Fear not, I have promised you an erotic tome and I shall not fail to deliver. Before we enter the scandalous floating world with its impermanence and promise
of “spring for sale” whatever the season, I shall continue my recollections of daily life in Tokio, blending events together to keep you interested and omitting certain things you may find mundane. I assure you, I shall not omit anything sexual in nature. On the contrary, I find the more I write about my samurai and our amorous adventure, the easier ’tis for me to express my sensual self, let go of my shyness, prejudices, inhibitions and fears. I pray I engage your senses with my storytelling, dear lady reader, but I don’t look to you for compliments, for I have learned from my samurai that the greatest compliment is given by the eyes. They tell so much more than words.

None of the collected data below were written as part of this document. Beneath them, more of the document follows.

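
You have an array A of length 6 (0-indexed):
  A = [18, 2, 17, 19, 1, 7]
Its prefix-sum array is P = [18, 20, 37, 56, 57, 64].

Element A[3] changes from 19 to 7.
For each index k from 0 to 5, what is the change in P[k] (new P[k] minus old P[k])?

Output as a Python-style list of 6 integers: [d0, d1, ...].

Element change: A[3] 19 -> 7, delta = -12
For k < 3: P[k] unchanged, delta_P[k] = 0
For k >= 3: P[k] shifts by exactly -12
Delta array: [0, 0, 0, -12, -12, -12]

Answer: [0, 0, 0, -12, -12, -12]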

Subtle, poetic, suggestive. If only Shintaro were here as I write to lay his hand upon my bare breast, twist my nipple between his thumb and forefinger, then gently suck on it.
If only…
I disliked Tokio. After spending pleasant days on the Bluff in Yokohama taking long walks among the pretty English gardens, the peace and solitude creating a special place in my soul and, when the wind was stilled, I missed the smell of roasting tea in the air. The urban smells and sights of Tokio were so varied, the old with the new, and fused together so tightly they hung over the city like a bland landscape without shape or color. It would take me many months to unravel it and allow the nuances of what I was seeing to take on the shape and form of that which was so uniquely Japanese. The arranging of flowers, house and garden design, the taking of tea (later in my story, I shall invite you to a most sensual and erotic tea ceremony in the samurai village with my samurai—don’t peek or you’ll spoil the surprise).
I would like to show you why my perception of Tokio changed, what delights I found, so I invite you to take a walk with me. We’ll start at Asakusa Temple to see the gardens filled with goldfish and silverfish. And the old woman selling beans and toys and paper flowers. Hungry? Try a corncob cooked in steam from a sweet-corn merchant, then we’ll finish with a glass of shaved ice sprinkled with sugar as we make our way through the narrow streets to the neighborhood where I live. Through the tall wooden gate, we enter my house with a heavily tiled roof and built around a small courtyard and filled with odd passages and doors that might and do lead anywhere. (Did you notice the man following us? A westerner, short, ill-fitting dark clothes, face covered by a low-brim hat. I’m certain my husband has me followed everywhere since the incident with Mr. Mallory at the silk shop, though James is rarely at home, spending his time with Lord Penmore, where I never ask.)